What makes you think it is rare? Genuine interest, I have no knowledge about it. I know cases were renters pay less than the monthly rates paying of the credit for buying the house.
Wouldn't it be kind of zero-sum? Either you live in the house yourself, than the calculations apply, or you live somewhere else, but then (simplified) your rent equals the rent your renters pay, so it cancels out and the calculations would still be correct.
Of course. I'm sure it's common in some parts that landlords make a loss in month to month terms, but then once the mortgage is paid off they own it and sell it, and it's gone up massively in price. Maybe that's their big pay day.
I'm sure other landlords make a very good profit month to month also. But if landlords were making a loss in real terms over years, they would probably stop doing it.
Even if the property loses money, the owner gets tax deductions for depreciation on the property, and the owner can apply the loss to their own taxes (useful if you have high income like a doctor or lawyer).

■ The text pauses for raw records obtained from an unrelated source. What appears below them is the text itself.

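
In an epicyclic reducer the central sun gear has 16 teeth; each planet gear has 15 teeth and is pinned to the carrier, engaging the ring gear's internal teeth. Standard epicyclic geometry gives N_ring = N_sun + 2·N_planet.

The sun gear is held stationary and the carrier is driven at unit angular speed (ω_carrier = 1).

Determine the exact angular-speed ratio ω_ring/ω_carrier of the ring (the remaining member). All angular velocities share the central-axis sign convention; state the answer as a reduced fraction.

N_ring = 16 + 2·15 = 46
16(ω_s−ω_c) = −46(ω_r−ω_c),  ω_s=0, ω_c=1
ω_r = 1 − (16/46)(0−1) = 31/23
ω_r/ω_c = 31/23

31/23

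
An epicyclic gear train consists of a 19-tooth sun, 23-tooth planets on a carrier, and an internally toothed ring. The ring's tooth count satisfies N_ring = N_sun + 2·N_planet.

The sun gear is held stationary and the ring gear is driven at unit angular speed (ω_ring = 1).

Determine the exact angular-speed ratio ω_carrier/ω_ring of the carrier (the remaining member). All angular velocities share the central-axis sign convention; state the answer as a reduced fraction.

65/84

N_ring = 19 + 2·23 = 65
19(ω_s−ω_c) = −65(ω_r−ω_c),  ω_s=0, ω_r=1
19(0−ω_c) = −65(1−ω_c)  ⇒  84ω_c = 65  ⇒  ω_c = 65/84
ω_c/ω_r = 65/84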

It's not that rare in Seattle -- a renter here is paying something like 30-50% less per month than an owner of an equivalent space.
This is one of the principal arguments that the local housing market is overinflated. You can't take out a mortgage to pay rent, so it tends to be better reflect economic fundamentals.

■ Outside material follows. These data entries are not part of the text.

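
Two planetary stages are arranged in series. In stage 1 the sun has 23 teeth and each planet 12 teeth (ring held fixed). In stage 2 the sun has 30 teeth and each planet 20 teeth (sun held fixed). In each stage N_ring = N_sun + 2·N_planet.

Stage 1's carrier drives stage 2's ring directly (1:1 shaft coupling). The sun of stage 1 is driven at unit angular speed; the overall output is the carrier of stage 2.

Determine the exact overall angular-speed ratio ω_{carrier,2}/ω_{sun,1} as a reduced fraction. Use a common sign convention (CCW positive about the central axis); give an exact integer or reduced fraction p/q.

23/100

Stage 1: N_ring = 23 + 2·12 = 47
Stage 1: 23(ω_s−ω_c) = −47(ω_r−ω_c),  ω_r=0, ω_s=1
Stage 1: 23(1−ω_c) = −47(0−ω_c)  ⇒  70ω_c = 23  ⇒  ω_c = 23/70
  ⇒ ω_c¹/ω_s¹ = 23/70
Stage 2: N_ring = 30 + 2·20 = 70
Stage 2: 30(ω_s−ω_c) = −70(ω_r−ω_c),  ω_s=0, ω_r=1
Stage 2: 30(0−ω_c) = −70(1−ω_c)  ⇒  100ω_c = 70  ⇒  ω_c = 7/10
  ⇒ ω_c²/ω_r² = 7/10
Coupling ω_r² = ω_c¹ ⇒ overall = 23/70 × 7/10 = 23/100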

But that only applies to landlords buying new properties now. A landlord who bought their property 5 or 10 years ago has VERY different cost structure than someone who bought last year. They can offer rents lower than a landlord with a new mortgage.
Don't assume everyone has a new mortgage at full market prices!
Okay...if you're arguing that the majority of landlords bought a long time ago, and therefore are profitable, I can't really dispute that point (don't know one way or the other).
That said, I don't see that as being the most important metric. Today, in Seattle, it's cheaper to rent than to buy. It might be cheaper to buy ten years ago than to rent today, but that doesn't have much bearing on a rent/buy decision tomorrow.
You're still looking at it in the short term. A decision to buy/rent should be made based on the fact you might actually spend a few years there. By which time your repayments will be far less than the rent you would have to pay.
...or perhaps not. If you bought in Seattle five years ago, you'd still be on the wrong side of the rent/ownership equation (rents have risen about 5% per year here, whereas houses were expensive relative to rent even in 2003).
I grant you that if you own long enough, your costs will someday be lower than renting the same space. But that's a tricky calculation, and your break-even point depends heavily on your assumptions for inflation, rent increases, interest rates, etc. And over the five-year timespan that most Americans own a particular home (very few people spend 30 years in the same house anymore), it's not even worth considering -- you'll lose far more money to interest payments in the first five years or a mortgage than you'll gain in savings over rent.
My point is that we can both be right. Eventually you'll break even on monthly costs, even if you buy at today's bloated prices. The question is, how long is "eventually"?
It's because landlords bought pre-boom that it's cheaper to rent now. It has nothing to do with what you should do today, just a little background to the situation.
I know that in the UK at least a lot of landlords get 'buy to let' mortgages, where you only pay off the interest on the loan, which obviously makes the payments (and rent) cheaper than a normal mortgage. This does though rely on the house price remaining the same as when you bought in order to pay the full mortgage off at some point.
It doesn't imply that. Owners and renters have different risk profiles (or ought to). In financial terms, most new homeowners are *highly leveragedC in real estate. Unless you are a skilled speculator, this probably represents more risk than you intended. Landlords absorb this risk, and are compensated for it.
Renters definitely lost over a short period of time the secret is they do it for the long run, now the article kind of makes logic for your first house.